Savills 2022 World Cities Prime Residential index reflected a burst of pent-up, post-pandemic activity, as many acted on a desire to move back to the city. So, how has that dynamic played out so far in 2023?
Rental growth has outstripped capital value growth since December 2021. In most global cities, capital growth remains subdued this year, continuing the muted picture that began last year as geopolitical turmoil and economic realities took hold.
A shortage of prime stock has underpinned pricing at the top of the market, but rising interest rates mean transactions are increasingly needs-based. With many choosing to be long-term tenants in the face of economic uncertainty, prime rents look set to outperform capital values into the future.
World City Prime Residential Prices per square foot
Since 2010, USD at prevailing exchange rates
Source: Savills Research
Dubai shines
The top performer in the first half of 2023 was Dubai. The city exceeded expectations even after a stellar 2022, with prime residential capital values rising by 11.2 per cent in the first half of the year. An international coterie of global nomads, expat families and young professionals seeking sunnier climes has helped fuel capital growth in the United Arab Emirates’ most populous city.
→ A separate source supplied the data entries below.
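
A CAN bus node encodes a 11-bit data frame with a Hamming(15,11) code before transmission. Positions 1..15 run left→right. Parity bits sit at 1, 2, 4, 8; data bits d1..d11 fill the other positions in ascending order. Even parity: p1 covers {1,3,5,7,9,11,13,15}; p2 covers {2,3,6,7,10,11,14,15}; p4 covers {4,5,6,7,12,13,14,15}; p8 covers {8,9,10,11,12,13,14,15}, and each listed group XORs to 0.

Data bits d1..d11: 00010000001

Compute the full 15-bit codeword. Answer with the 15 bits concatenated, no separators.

Place data at non-parity positions: p1 p2 0 p4 0 0 1 p8 0 0 0 0 0 0 1
p1 (pos 1,3,5,7,9,11,13,15): XOR of data positions = 0⊕0⊕1⊕0⊕0⊕0⊕1 = 0
p2 (pos 2,3,6,7,10,11,14,15): XOR of data positions = 0⊕0⊕1⊕0⊕0⊕0⊕1 = 0
p4 (pos 4,5,6,7,12,13,14,15): XOR of data positions = 0⊕0⊕1⊕0⊕0⊕0⊕1 = 0
p8 (pos 8,9,10,11,12,13,14,15): XOR of data positions = 0⊕0⊕0⊕0⊕0⊕0⊕1 = 1
Codeword: 000000110000001

000000110000001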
By contrast, Miami – which topped last year’s growth table with a 25 per cent increase in capital values – was unable to maintain that momentum in H1 2023. However, with 1 per cent capital value growth, it is still ahead of other US cities in the index, whose prime capital values have dipped.
This forms part of a diverse and nuanced performance picture for US cities. New York’s prime residential sales volumes may be 27 per cent down on the same period last year, but they were starting from an unusually high base. Compared with pre-pandemic 2019, this year’s figures are still up 9 per cent.
On the west coast, the 4 per cent mansion tax on $5 million-plus property sales in Los Angeles has subdued prime residential sales. In San Francisco, meanwhile, the work-from-home culture has dented demand, as some of the city’s IT giants curb expansion plans.
Despite these dips, so far in 2023 global cities overall have seen capital values grow by 1.1 per cent on average – compared to 0.8 per cent last year. Mumbai and Cape Town saw 4.3% and 3.6 per cent price growth in the first six months of this year, respectively, but prices are yet to regain former highs and remain low by international levels. As a region, Asia Pacific experienced the strongest capital growth.
In prime rental markets, meanwhile, Lisbon’s growth of nearly 14 per cent – pipping Singapore’s 13.6 per cent – tops the chart. Berlin is in high demand, too, with rents rising by 9.2 per cent in H1 2023.
International demand is key
The cities – and areas within cities – that fare best are those with high international demand. From prime London boroughs, to Dubai and Singapore, which are buoyed up by relocating UHNWIs, the strength of demand from overseas buyers ensures resilience.
Ultimately, though city markets may rise and fall, they rarely lose their lustre. The real and perceived barriers to buying – from rising costs to global unease – have slowed activity in the near term, but global cities are too dynamic by nature and too diverse in their appeal to stand still for long.